The trial judge rejected the claimant's expert report. The trial judge was of the opinion that the expert report had not gone far enough to explicitly rule out other potential sources of contamination as per the obiter comments of the Court of Appeal in Wood. Accordingly, the claim was dismissed at first instance.
The claimant appealed on the basis that where an expert report is uncontroverted (that is to say, the factual basis of it had not been shaken and there was no contradictory expert opinion), then subject to exceptional circumstances, it should be accepted by the court. In answering the question in relation to uncontroverted expert reports, Spencer J held:
'I take the view that a court would always be entitled to reject a report, even where uncontroverted, which was, literally, a bare ipse dixit, for example if Professor Pennington had produced a one-sentence report which simply stated: "In my opinion, on the balance of probabilities Peter Griffiths acquired his gastric illnesses following the consumption of contaminated food or fluid from the hotel". However, what the court is not entitled to do, where an expert report is uncontroverted, is subject the report to the same kind of analysis and critique as if it was evaluating a controverted or contested report, where it had to decide the weight of the report in order to decide whether it was to be preferred to other, controverting evidence such as an expert on the other side or competing factual evidence. Once a report is truly uncontroverted, that role of the court falls away. All the court needs to do is decide whether the report fulfils certain minimum standards which any expert report must satisfy if it is to be accepted at all.'
In summary, Spencer J held that if a claimant's expert report was uncontroverted, was not merely a bare assertion made by the expert without relying on any authority or proof and meets the minimum standards set out in CPR Part 35, then the report must be accepted by the court. The Court of Appeal held that although the report was 'short, indeed one could describe it as minimalist', it was not merely a bare assertion made by the claimant's expert. Despite the shortfalls of the claimant's expert report, as the defendant had failed to adduce their own expert evidence and had not cross-examined the claimant's expert at trial, the court decided it must accept the claimant's expert report.

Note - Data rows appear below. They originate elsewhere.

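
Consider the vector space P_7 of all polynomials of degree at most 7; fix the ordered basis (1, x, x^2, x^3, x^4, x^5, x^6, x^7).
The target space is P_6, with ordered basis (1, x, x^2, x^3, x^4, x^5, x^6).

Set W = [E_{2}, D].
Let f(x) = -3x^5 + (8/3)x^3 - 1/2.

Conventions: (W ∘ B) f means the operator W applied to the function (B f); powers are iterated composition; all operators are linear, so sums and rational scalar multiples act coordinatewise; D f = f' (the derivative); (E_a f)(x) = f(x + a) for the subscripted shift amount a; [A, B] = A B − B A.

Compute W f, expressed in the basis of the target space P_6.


the result is g(x) = 0

D f = -15x^4 + 8x^2
E_{2} D f = -15x^4 - 120x^3 - 352x^2 - 448x - 208
E_{2} f = -3x^5 - 30x^4 - (352/3)x^3 - 224x^2 - 208x - 451/6
D E_{2} f = -15x^4 - 120x^3 - 352x^2 - 448x - 208
[E_{2}, D] f = 0


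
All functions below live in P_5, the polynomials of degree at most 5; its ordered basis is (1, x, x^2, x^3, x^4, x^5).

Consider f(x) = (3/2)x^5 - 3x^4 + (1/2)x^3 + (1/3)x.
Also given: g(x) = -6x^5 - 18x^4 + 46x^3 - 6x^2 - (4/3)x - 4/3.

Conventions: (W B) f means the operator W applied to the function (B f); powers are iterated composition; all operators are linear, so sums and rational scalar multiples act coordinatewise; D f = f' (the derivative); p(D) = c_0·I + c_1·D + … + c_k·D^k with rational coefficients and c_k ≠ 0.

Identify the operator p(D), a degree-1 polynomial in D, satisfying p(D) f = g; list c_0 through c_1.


c_0 = -4, c_1 = -4

D^0 f = (3/2)x^5 - 3x^4 + (1/2)x^3 + (1/3)x
D^1 f = (15/2)x^4 - 12x^3 + (3/2)x^2 + 1/3
matching coefficients of g against c_0 f + c_1 Df + … from the top degree down determines the c_i
solution: c_0 = -4, c_1 = -4


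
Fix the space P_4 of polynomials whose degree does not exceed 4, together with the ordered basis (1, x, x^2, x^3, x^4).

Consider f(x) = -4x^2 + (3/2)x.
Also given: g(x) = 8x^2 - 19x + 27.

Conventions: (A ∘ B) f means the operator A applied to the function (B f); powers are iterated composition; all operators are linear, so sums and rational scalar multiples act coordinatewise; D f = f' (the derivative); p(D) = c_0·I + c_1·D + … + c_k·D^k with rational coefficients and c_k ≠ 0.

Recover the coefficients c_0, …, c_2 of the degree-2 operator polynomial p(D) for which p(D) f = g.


D^0 f = -4x^2 + (3/2)x
D^1 f = -8x + 3/2
D^2 f = -8
matching coefficients of g against c_0 f + c_1 Df + … from the top degree down determines the c_i
solution: c_0 = -2, c_1 = 2, c_2 = -3

p(D) = -2·I + 2·D − 3·D^2, i.e. c_0 = -2, c_1 = 2, c_2 = -3


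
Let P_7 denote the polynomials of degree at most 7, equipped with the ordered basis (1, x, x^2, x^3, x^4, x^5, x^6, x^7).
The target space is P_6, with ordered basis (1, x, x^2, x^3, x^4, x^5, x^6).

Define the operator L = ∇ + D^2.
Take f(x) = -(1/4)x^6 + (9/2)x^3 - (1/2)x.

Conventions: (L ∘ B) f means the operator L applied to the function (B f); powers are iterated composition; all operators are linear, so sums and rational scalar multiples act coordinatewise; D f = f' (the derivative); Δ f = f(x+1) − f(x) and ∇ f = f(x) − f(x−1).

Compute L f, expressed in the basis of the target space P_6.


g(x) = -(3/2)x^5 - (15/4)x^4 - 5x^3 + (69/4)x^2 + 12x + 17/4

∇ f = -(3/2)x^5 + (15/4)x^4 - 5x^3 + (69/4)x^2 - 15x + 17/4
D f = -(3/2)x^5 + (27/2)x^2 - 1/2
D D f = -(15/2)x^4 + 27x
(∇ + D^2) f = -(3/2)x^5 - (15/4)x^4 - 5x^3 + (69/4)x^2 + 12x + 17/4


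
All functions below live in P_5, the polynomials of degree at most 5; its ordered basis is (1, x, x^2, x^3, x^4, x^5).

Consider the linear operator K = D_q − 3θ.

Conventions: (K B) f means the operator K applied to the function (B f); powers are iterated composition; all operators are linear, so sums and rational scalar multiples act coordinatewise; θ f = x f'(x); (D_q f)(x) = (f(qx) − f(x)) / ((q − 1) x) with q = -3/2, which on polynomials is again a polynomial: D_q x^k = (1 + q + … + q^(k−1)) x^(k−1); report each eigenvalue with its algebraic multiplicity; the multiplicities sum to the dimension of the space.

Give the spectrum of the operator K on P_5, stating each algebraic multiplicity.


λ = -15 (multiplicity 1), λ = -12 (multiplicity 1), λ = -9 (multiplicity 1), λ = -6 (multiplicity 1), λ = -3 (multiplicity 1), λ = 0 (multiplicity 1)

image of 1: 0
image of x: -3x + 1
image of x^2: -6x^2 - (1/2)x
image of x^3: -9x^3 + (7/4)x^2
image of x^4: -12x^4 - (13/8)x^3
image of x^5: -15x^5 + (55/16)x^4
the matrix is upper triangular; its diagonal is (0, -3, -6, -9, -12, -15)
for a triangular matrix the eigenvalues are the diagonal entries, with algebraic multiplicity their repetition count


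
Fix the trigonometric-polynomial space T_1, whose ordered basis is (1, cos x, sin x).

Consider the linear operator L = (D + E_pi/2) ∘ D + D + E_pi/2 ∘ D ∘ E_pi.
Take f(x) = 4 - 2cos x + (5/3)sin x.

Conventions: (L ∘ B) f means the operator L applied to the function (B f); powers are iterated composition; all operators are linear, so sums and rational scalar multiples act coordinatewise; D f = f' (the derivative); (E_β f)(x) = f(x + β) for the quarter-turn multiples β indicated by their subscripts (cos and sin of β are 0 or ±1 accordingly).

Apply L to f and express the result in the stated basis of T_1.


D f = (5/3)cos x + 2sin x
D D f = 2cos x - (5/3)sin x
E_pi/2 D f = 2cos x - (5/3)sin x
(D + E_pi/2) D f = 4cos x - (10/3)sin x
D f = (5/3)cos x + 2sin x
E_pi f = 4 + 2cos x - (5/3)sin x
D E_pi f = -(5/3)cos x - 2sin x
E_pi/2 D E_pi f = -2cos x + (5/3)sin x
((D + E_pi/2) ∘ D + D + E_pi/2 ∘ D ∘ E_pi) f = (11/3)cos x + (1/3)sin x

the result is g(x) = (11/3)cos x + (1/3)sin x


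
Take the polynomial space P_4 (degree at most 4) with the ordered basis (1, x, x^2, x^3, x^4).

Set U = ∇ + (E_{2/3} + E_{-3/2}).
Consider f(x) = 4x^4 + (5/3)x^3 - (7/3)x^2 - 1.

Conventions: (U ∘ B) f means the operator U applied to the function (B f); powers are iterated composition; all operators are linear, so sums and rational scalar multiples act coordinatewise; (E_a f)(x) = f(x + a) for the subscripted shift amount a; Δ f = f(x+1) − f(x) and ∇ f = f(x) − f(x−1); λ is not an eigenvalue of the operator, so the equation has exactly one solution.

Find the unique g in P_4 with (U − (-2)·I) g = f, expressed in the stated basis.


the result is g(x) = x^4 + (1/4)x^3 - (101/32)x^2 + (6995/3456)x + 623/9216

write g with unknown coordinates in the stated basis and equate coefficients in (U − (-2)·I) g = f
solving from the highest basis element down gives g = x^4 + (1/4)x^3 - (101/32)x^2 + (6995/3456)x + 623/9216
check: U g = 2x^4 + (7/6)x^3 + (191/48)x^2 - (6995/1728)x - 5231/4608
so U g − (-2)·g = 4x^4 + (5/3)x^3 - (7/3)x^2 - 1 = f ✓


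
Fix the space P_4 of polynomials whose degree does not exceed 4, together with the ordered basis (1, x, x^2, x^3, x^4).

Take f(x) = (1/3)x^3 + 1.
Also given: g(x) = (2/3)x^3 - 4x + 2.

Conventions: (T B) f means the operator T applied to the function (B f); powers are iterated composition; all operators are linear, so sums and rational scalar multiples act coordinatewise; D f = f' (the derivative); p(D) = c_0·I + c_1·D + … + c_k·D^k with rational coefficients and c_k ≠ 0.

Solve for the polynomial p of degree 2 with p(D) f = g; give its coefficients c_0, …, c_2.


p(D) = 2·I − 2·D^2, i.e. c_0 = 2, c_1 = 0, c_2 = -2

D^0 f = (1/3)x^3 + 1
D^1 f = x^2
D^2 f = 2x
matching coefficients of g against c_0 f + c_1 Df + … from the top degree down determines the c_i
solution: c_0 = 2, c_1 = 0, c_2 = -2


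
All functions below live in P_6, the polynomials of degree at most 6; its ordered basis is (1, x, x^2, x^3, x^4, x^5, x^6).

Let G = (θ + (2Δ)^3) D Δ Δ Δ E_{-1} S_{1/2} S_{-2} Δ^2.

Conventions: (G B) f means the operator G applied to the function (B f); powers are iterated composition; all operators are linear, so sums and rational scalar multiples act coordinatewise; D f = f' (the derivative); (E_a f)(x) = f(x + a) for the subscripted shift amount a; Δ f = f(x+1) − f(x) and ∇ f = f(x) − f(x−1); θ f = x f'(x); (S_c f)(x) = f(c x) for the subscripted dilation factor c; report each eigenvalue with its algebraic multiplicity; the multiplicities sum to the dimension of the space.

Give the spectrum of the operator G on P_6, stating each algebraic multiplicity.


λ = 0 (multiplicity 7)

image of 1: 0
image of x: 0
image of x^2: 0
image of x^3: 0
image of x^4: 0
image of x^5: 0
image of x^6: 0
the matrix is upper triangular; its diagonal is (0, 0, 0, 0, 0, 0, 0)
for a triangular matrix the eigenvalues are the diagonal entries, with algebraic multiplicity their repetition count


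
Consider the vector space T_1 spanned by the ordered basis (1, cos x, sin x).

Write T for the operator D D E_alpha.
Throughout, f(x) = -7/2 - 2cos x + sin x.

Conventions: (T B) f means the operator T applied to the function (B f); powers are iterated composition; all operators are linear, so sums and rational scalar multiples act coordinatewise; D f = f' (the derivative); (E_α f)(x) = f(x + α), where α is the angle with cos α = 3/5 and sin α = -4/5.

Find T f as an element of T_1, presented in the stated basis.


E_alpha f = -7/2 - 2cos x - sin x
D E_alpha f = -cos x + 2sin x
D (D E_alpha) f = 2cos x + sin x

the image equals g(x) = 2cos x + sin x


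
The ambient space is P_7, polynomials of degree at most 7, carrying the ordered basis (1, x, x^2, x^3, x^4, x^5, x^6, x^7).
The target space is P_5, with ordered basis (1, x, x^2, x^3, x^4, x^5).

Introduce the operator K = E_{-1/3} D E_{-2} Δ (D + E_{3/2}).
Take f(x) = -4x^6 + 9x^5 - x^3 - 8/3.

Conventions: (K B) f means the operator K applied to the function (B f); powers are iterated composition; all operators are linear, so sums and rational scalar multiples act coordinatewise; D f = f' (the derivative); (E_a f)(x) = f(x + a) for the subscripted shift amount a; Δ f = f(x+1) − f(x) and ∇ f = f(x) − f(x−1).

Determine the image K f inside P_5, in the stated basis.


the result is g(x) = -120x^4 - 140x^3 + 2860x^2 - (61049/9)x + 270133/54

D f = -24x^5 + 45x^4 - 3x^2
E_{3/2} f = -4x^6 - 27x^5 - (135/2)x^4 - (137/2)x^3 - (9/2)x^2 + (621/16)x + 1607/96
(D + E_{3/2}) f = -4x^6 - 51x^5 - (45/2)x^4 - (137/2)x^3 - (15/2)x^2 + (621/16)x + 1607/96
Δ (D + E_{3/2}) f = -24x^5 - 315x^4 - 680x^3 - (1821/2)x^2 - (1179/2)x - 1835/16
E_{-2} Δ (D + E_{3/2}) f = -24x^5 - 75x^4 + 880x^3 - (4941/2)x^2 + (6105/2)x - 22555/16
D E_{-2} Δ (D + E_{3/2}) f = -120x^4 - 300x^3 + 2640x^2 - 4941x + 6105/2
E_{-1/3} (D E_{-2} Δ) (D + E_{3/2}) f = -120x^4 - 140x^3 + 2860x^2 - (61049/9)x + 270133/54


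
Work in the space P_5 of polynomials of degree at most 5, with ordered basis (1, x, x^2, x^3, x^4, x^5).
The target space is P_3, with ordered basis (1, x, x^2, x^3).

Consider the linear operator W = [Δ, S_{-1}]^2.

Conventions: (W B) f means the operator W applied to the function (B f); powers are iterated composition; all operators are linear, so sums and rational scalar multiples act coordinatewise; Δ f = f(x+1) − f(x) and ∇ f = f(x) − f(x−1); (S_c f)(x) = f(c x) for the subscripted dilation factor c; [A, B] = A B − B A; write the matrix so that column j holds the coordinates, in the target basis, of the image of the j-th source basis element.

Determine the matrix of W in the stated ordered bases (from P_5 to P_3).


the matrix is [[0, 0, -8, 0, -32, 0]; [0, 0, 0, -24, 0, -160]; [0, 0, 0, 0, -48, 0]; [0, 0, 0, 0, 0, -80]] (rows listed top to bottom)

image of 1: 0
image of x: 0
image of x^2: -8
image of x^3: -24x
image of x^4: -48x^2 - 32
image of x^5: -80x^3 - 160x
each image's coordinates form column j of the matrix


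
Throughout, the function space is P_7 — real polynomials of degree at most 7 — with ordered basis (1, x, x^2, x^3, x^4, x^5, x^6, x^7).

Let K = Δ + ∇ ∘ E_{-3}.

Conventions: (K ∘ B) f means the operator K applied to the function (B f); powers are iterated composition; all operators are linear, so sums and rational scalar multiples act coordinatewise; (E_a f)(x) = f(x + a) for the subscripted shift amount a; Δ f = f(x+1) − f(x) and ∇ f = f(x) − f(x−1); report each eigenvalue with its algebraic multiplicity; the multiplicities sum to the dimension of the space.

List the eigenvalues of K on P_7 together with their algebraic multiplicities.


image of 1: 0
image of x: 2
image of x^2: 4x - 6
image of x^3: 6x^2 - 18x + 38
image of x^4: 8x^3 - 36x^2 + 152x - 174
image of x^5: 10x^4 - 60x^3 + 380x^2 - 870x + 782
image of x^6: 12x^5 - 90x^4 + 760x^3 - 2610x^2 + 4692x - 3366
image of x^7: 14x^6 - 126x^5 + 1330x^4 - 6090x^3 + 16422x^2 - 23562x + 14198
the matrix is upper triangular; its diagonal is (0, 0, 0, 0, 0, 0, 0, 0)
for a triangular matrix the eigenvalues are the diagonal entries, with algebraic multiplicity their repetition count

λ = 0 (multiplicity 8)


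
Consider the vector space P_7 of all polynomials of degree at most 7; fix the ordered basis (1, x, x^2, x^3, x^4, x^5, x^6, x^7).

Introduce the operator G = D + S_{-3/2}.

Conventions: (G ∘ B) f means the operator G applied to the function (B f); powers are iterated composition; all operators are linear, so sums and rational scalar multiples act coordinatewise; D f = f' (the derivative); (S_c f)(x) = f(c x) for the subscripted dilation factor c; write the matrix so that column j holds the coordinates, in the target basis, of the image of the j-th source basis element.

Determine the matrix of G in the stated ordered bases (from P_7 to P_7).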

Accordingly, the appeal succeeded. As did the claim.
Implications of the Judgment
It is clear therefore that going forward in cases, a defendant must be proactive and obtain its own expert report to contradict claimants' expert evidence. This will no doubt increase the costs of litigating and defending these claims. While the CPR allows each party to obtain its own expert report in fast-track cases, there is a risk with expert evidence from both parties, and detailed witness evidence that these claims could exceed a one-day trial causing claims to be allocated to the multi-track. This means higher claimants' costs given multi-track claims are not limited to the fixed costs which apply for package travel claims which commence on or after 7 May 2018 and remain in the fast-track.
It will be interesting to see whether the precedent set by Griffiths will lead to more success for gastric illness claims. Claimants may have more of an appetite to pursue claims previously considered too risky. For defendants, courts may be more willing to grant them permission to obtain expert reports than before, but if this is at the cost of a claim being allocated to the multi-track and therefore higher costs being claimed by claimants, then defendants may be less likely to obtain such evidence and to continue to defend these claims. Hence, all the more reason to curtail each expert's opinion to the salient points of the case and have these agreed in order to keep the case within the one-day fast-track trial allocation. If defendants do not have their own evidence to challenge the claimant's expert evidence, it is difficult to see how defendants can win these cases. In the same vein, defendants who have missed a deadline for submitting expert evidence may have more leverage with courts that are more likely to recognise the need to allow defendants to contradict claimant evidence in the interests of justice.
In September 2020 TUI applied for permission to appeal the decision and obtain a stay of execution.